My doe, Marvel (white one) is 7mos, and my free Martin is 8mos. Does anyone else have a mini matcha that is a Freemartin?


----------



## SalteyLove (Jun 18, 2011)

So how much does a mini mancha weigh? The look so cute up on their milking stand!


----------



## Axykatt (Feb 1, 2013)

How do you keep yer doe in the headstall? My minimancha, Jessica, slips right out of the headstall on my stanchion because of her delicate little head!


----------



## billyjane (Nov 11, 2013)

They are so cute.
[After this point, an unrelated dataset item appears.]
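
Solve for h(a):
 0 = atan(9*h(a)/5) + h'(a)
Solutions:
 Integral(1/atan(9*_y/5), (_y, h(a))) = C1 - a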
I just got my two 5 month mini lamancha does a few weeks ago. I already love them. They are so sweet and quite


----------



## CAjerseychick (Sep 21, 2013)

awww so adorable (we have the exact same milk stand!!!!)... do you live in CA? no freemartins here... didnt know goats could be FMs thought it was a dairy cow thing....


----------



## Electra552 (Aug 23, 2013)

Cute). I just love mini manchas


----------



## JulieP (Jul 17, 2013)

We live in Northern CA. They weight almost 40lbs. They do not fit on the stanchion my husband built them, but love to play on it. We live in town on a 1/4 acre and they have the sweetest disposition, my neighbors love them.


----------



## billyjane (Nov 11, 2013)

We live in Southern California. On 1/6 of acre and neighbors don't even know we have mini manachas because they are so quite


----------



## MoKa-Farms (Jun 19, 2013)

So sweet! I wanted LaManchas but, we don't have any. Not complaining. Love your girls, they're gorgeous!


----------



## dayofthunder (Aug 23, 2013)

So cute!


----------



## sandraH (Mar 1, 2013)

So so cute!


----------